Une petite place pour moi ?

« C’est parfait. » répond Hedwige, face à l’explication donnée par Anakin sur l’emplacement du logo et le fait que les autres cartes ne soient pas encore arrivées. C’est parfait, en effet, voilà ce que pense la jeune femme. Dans un pur esprit de gourmandise, voir son logo si proche des choses sucrées la réjouit ; mais elle garde cela pour elle, souriant juste de sa bêtise intérieure, comme si elle venait de se faire une blague de très bonne qualité. Puis, Hedwige s’emballe. Elle s’emballe toujours lorsqu’elle parle de l’association à laquelle elle a donné naissance. Elle est fière de cette association. Elle est fière de ses convictions et de ses valeurs personnelles ; celles qu’elle a mis dans We Are One. Même le choix du nom de l’association n’est pas innocent. En grande fan de Disney, Hedwige a tout simplement repris le titre de l’une des chansons les plus familiales du Roi Lion. Celle qui dit que tous ensemble, nous ne faisons qu’un. Certaines paroles sont percutantes pour Hedwige ; « Toi et moi sommes pareils, tout comme la terre et le ciel. ». Pareil, mais aussi différent que puissent l’être la terre et le ciel. Mais doté d’une même chose fondamentale ; l’humanité. Voilà ce que défend We Are One. L’humanité, dans toute sa diversité. Lorsqu’elle termine son monologue, elle ne s’attend pas à la réaction qui lui ait donnée par Anakin. Et, très vite, elle devient aussi rouge que ses cheveux, et baisse la tête en se mordillant la lèvre. « Je… Euh… Me… Merci. » Balbutie-t-elle. Elle redevient la femme-enfant qu’elle est : adieu les 28 ans, d’un coup, elle semble en avoir à peine 18. Mais, dans un petit rire presque gêné, elle relève les yeux sur Anakin. « Je crois qu’il y aura toujours des personnes avec des préjugés. Mais je crois aussi que tant qu’il y aura des personnes qui croient à l’égalité et à l’équité, tout sera possible et les préjugés n’auront pas tant d’importance que ça. »

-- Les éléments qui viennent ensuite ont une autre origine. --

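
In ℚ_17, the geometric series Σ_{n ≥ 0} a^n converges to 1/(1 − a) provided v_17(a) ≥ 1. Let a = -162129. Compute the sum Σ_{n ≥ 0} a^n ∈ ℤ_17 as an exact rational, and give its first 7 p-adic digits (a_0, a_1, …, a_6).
Σ a^n = 1/(1 − a) = 1/162130;  first 7 digits = (1, 0, 0, 1, 15, 16, 0)

v_17(a) = 3 ≥ 1, so the series converges in ℤ_17 to 1/(1 − a) = 1/(1 − (-162129)) = 1/162130. Expand this rational in ℤ_17: compute digits iteratively via d_i = x_i mod 17, x_{i+1} = (x_i − d_i)/17. The first 7 digits are (1, 0, 0, 1, 15, 16, 0).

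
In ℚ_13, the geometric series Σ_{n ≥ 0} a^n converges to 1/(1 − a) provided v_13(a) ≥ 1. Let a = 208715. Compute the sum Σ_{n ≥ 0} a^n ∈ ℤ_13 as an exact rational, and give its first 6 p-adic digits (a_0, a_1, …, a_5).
Σ a^n = 1/(1 − a) = -1/208714;  first 6 digits = (1, 0, 0, 4, 7, 0)

v_13(a) = 3 ≥ 1, so the series converges in ℤ_13 to 1/(1 − a) = 1/(1 − 208715) = -1/208714. Expand this rational in ℤ_13: compute digits iteratively via d_i = x_i mod 13, x_{i+1} = (x_i − d_i)/13. The first 6 digits are (1, 0, 0, 4, 7, 0).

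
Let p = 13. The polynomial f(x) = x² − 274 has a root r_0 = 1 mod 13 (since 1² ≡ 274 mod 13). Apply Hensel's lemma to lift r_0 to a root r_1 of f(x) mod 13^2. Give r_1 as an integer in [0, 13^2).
r_1 = 53 (mod 169)

Hensel's recurrence: r_{i+1} = r_i − f(r_i)·(f′(r_i))^{-1} mod 13^{i+2}, with f′(x) = 2x. Iterate:
  r_0 = 1 (mod 13)
  r_1 = 53 (mod 169)
Final: r_1 = 53, and one checks f(r_1) ≡ 0 mod 13^2.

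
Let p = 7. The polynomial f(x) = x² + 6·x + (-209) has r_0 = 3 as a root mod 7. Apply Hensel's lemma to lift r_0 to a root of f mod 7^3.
r_2 = 157 (mod 343)

Hensel: r_{i+1} = r_i − f(r_i)·(f′(r_i))^{-1} mod 7^{i+2}, f′(x) = 2x + 6. Iterate:
  r_0 = 3 (mod 7)
  r_1 = 10 (mod 49)
  r_2 = 157 (mod 343)
Final: r = 157 satisfies f(r) ≡ 0 mod 7^3.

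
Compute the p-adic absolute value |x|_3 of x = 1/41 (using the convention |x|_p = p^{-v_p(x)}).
|1/41|_3 = 1

Step 1 — compute v_3(x) by factoring powers of 3 out of the numerator and denominator: v_3(1/41) = 0. Step 2 — apply |x|_p = p^{-v_p(x)} = 3^{0} = 1.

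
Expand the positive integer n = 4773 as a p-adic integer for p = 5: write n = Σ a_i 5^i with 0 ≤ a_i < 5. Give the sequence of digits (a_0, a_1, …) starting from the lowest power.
(a_0, a_1, …) = (3, 4, 0, 3, 2, 1)

Repeated division by 5 gives the digits low-to-high: 4773 = 3 + 4·5^1 + 3·5^3 + 2·5^4 + 1·5^5. Digit sequence: (3, 4, 0, 3, 2, 1).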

Le regard d’Hedwige est attiré par la manche relevé, après qu’Anakin lui ait assuré qu’il ne pouvait qu’épouser ses idéaux. Un tout petit sourire se dessine sur les lèvres de l’éducatrice spécialisée. « Oooh. Oui, je vois. » et avec un petit rire amusé, elle remonte elle-même sa manche droite pour laisser voir son Lambda au creux de son poignet. « Je trouve drôle que les valeurs de mon association se retrouvent jusque dans cette rencontre, vous voyez ? » Elle baisse sa manche une fois cet échange établi. Etre humaine n’est, pour Hedwige, ni une honte, ni une fierté. Elle est simplement ce qu’elle est. Et cela lui convient parfaitement. C’est ce qu’elle défend : le droit pour chacun d’être ce qu’il est, sans jugement, sans essayer de vouloir projeter sur l’autre ce qu’on attend qu’il soit à nos yeux. Le sourire heureux d’Anakin trouve écho dans celui d’Hedwige, et elle acquiesce vivement. « J’en ai l’impression, oui. Et votre chocolat chaud est tellement bon que je risque de revenir souvent par ici. » Peut-être pas que pour le chocolat chaud, d’ailleurs. Hedwige a envie de connaître Anakin ; c’est un fait qu’elle ne se cache même pas. Dans son empressement naturel, un peu maladroit, Hedwige fini par donner à Anakin ce dont il a besoin ; le logo, et le slogan « Une chance pour tous » ; certainement un peu bateau, mais Hedwige est une personne simple. Puis, une fois cela fait, Hedwige déglutit un peu. C’est certainement l’heure de partir, pourtant, elle n’en a pas la moindre envie. « Euhm. Est-ce que… Euh. » Elle se mordille la lèvre. Il faudra vraiment qu’elle arrête avec ce tic, un jour. « Vous accepteriez de boire un verre avec moi ? » Hein ? Hedwige se mord la lèvre un peu plus fort. Les mots lui ont légèrement échappés. « Enfin, non… Enfin, je veux dire, si, mais… Euh… Je… » Rire très gêné. « C’est mon jour de repos aujourd’hui… Et puis vous êtes aussi charmant que vos cartes… Et comme on est dans un bar… Votre bar, je veux dire… Je… Euh… Je… » Elle est clairement rouge pivoine. Et sa maladresse commence doucement à lui faire dire tout ce qui lui passe par la tête. « Je m’enfonce, n’est-ce pas ? » Oh oui, clairement. « Je… Je devrais peut-être y aller… Ou… Il faut signer quelque chose ? Ou… Je… Pardon, je suis désolée… »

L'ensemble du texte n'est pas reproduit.